Beberapa tahun lalu tepatnya pada hari
Sabtu tanggal 26 Juli 2008, dipagi hari sekitar pukul 7:30 pagi,
beberapa warga di desa Punjulharjo, Kecamatan Rembang, Jawa Tengah
sedang membuat tambak garam. Mereka menggali dengan cara memacul tanah
di daerah pesisir tersebut.
Lokasi berada sekitar 400 meter dari
pantai yang sekarang, yang mungkin dahulunya wilayah situs ini masih
merupakan pinggir pantai. Lalu, secara tidak sengaja mereka, para
penggali tambak garam tersebut menemukan bangkai perahu kuno yang
kemudian wilayah situs itu dikenal dengan nama Situs Kapal Punjulharjo
Dari
hasil identifikasi, jenis kapal berasal dari sekitar abad ke 7 dan 8
setara dengan pembangunan Candi Borobudur. Ini adalah penemuan kapal
kayu yang paling komplit dan bisa jadi yang tertua di Indonesia!

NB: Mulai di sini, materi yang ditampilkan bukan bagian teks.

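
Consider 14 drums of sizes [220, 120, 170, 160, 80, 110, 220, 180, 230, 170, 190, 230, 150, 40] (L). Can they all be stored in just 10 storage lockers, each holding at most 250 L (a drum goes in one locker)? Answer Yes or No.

No

Total = 2270 L; ⌈2270/250⌉ = 10.
The bound of 10 does not rule out 10, but exhaustive search shows no assignment into 10 storage lockers of capacity 250 L exists — the minimum is 11.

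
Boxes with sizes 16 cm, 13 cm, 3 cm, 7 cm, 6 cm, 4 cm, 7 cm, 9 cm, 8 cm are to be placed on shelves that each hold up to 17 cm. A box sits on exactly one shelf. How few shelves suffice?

5

Total = 16 + 13 + 9 + 8 + 7 + 7 + 6 + 4 + 3 = 73 cm.
Lower bound: ⌈73/17⌉ = 5 shelves.
A packing using 5 shelves:
  shelf 1: 16 = 16
  shelf 2: 13 + 4 = 17
  shelf 3: 9 + 8 = 17
  shelf 4: 7 + 7 + 3 = 17
  shelf 5: 6 = 6
This matches the lower bound, so 5 is optimal.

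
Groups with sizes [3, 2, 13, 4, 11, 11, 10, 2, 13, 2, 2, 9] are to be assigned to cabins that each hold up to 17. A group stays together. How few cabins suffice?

6

Total = 13 + 13 + 11 + 11 + 10 + 9 + 4 + 3 + 2 + 2 + 2 + 2 = 82.
Lower bound: ⌈82/17⌉ = 5 cabins.
Also, 6 groups each exceed 17/2, and no two of those can share a cabin, so at least 6 cabins are needed.
A packing using 6 cabins:
  cabin 1: 13 + 4 = 17
  cabin 2: 13 + 3 = 16
  cabin 3: 11 + 2 + 2 + 2 = 17
  cabin 4: 11 + 2 = 13
  cabin 5: 10 = 10
  cabin 6: 9 = 9
This matches the lower bound, so 6 is optimal.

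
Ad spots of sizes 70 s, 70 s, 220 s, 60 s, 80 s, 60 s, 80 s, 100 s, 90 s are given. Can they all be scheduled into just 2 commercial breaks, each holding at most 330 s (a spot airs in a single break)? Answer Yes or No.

No

Total = 830 s; ⌈830/330⌉ = 3.
At least 3 commercial breaks are required, but only 2 are allowed.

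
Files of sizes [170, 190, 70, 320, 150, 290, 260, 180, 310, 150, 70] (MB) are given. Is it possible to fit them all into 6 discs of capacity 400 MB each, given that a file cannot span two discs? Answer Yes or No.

Total = 2160 MB; ⌈2160/400⌉ = 6.
The bound of 6 does not rule out 6, but exhaustive search shows no assignment into 6 discs of capacity 400 MB exists — the minimum is 7.

No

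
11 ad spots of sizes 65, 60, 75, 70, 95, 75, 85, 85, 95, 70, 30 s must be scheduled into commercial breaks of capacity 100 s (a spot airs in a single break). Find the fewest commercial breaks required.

Total = 95 + 95 + 85 + 85 + 75 + 75 + 70 + 70 + 65 + 60 + 30 = 805 s.
Lower bound: ⌈805/100⌉ = 9 commercial breaks.
Also, 10 ad spots each exceed 50 s, and no two of those can share a break, so at least 10 commercial breaks are needed.
A packing using 10 commercial breaks:
  break 1: 95 = 95
  break 2: 95 = 95
  break 3: 85 = 85
  break 4: 85 = 85
  break 5: 75 = 75
  break 6: 75 = 75
  break 7: 70 + 30 = 100
  break 8: 70 = 70
  break 9: 65 = 65
  break 10: 60 = 60
This matches the lower bound, so 10 is optimal.

10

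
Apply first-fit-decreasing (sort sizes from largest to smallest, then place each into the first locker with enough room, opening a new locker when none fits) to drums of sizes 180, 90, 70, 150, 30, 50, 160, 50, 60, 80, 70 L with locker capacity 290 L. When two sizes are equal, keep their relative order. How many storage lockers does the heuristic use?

Sorted descending: 180, 160, 150, 90, 80, 70, 70, 60, 50, 50, 30.
  180 → locker 1 (new)  [load 180/290]
  160 → locker 2 (new)  [load 160/290]
  150 → locker 3 (new)  [load 150/290]
  90 → locker 1  [load 270/290]
  80 → locker 2  [load 240/290]
  70 → locker 3  [load 220/290]
  70 → locker 3  [load 290/290]
  60 → locker 4 (new)  [load 60/290]
  50 → locker 2  [load 290/290]
  50 → locker 4  [load 110/290]
  30 → locker 4  [load 140/290]
4 storage lockers opened.

4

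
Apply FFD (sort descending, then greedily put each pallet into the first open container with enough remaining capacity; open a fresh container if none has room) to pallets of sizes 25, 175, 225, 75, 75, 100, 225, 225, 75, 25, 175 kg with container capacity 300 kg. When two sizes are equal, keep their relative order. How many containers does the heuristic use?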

Dan penemuan tersebut terlengkap di Asia
Tenggara karena kondisi kapal tersebut pada lambung bawahnya masih utuh,
dibanding temuan di sejumlah wilayah lain seperti di Sumatera dan juga
di
negara lain seperti di Malaysia dan Filipina.
Perahu Punjulharjo memberi pengetahuan bagaimana teknologi itu digunakan, mulai dari papan-papan yang dilengkapi dengan tambuku yaitu tonjolan pada bagian dalam dengan lubang-lubang untuk mengikat berbentuk kotak.
Juga ditemukan materi lain pembentuk
perahu seperti gading-gading gajah yang membuat bentuk melengkung
dibagian lunas perahu, ikatan antara papan dengan gading pada tambuku,
bagian haluan, bagian buritan, lunas, dan ditempat lainnya.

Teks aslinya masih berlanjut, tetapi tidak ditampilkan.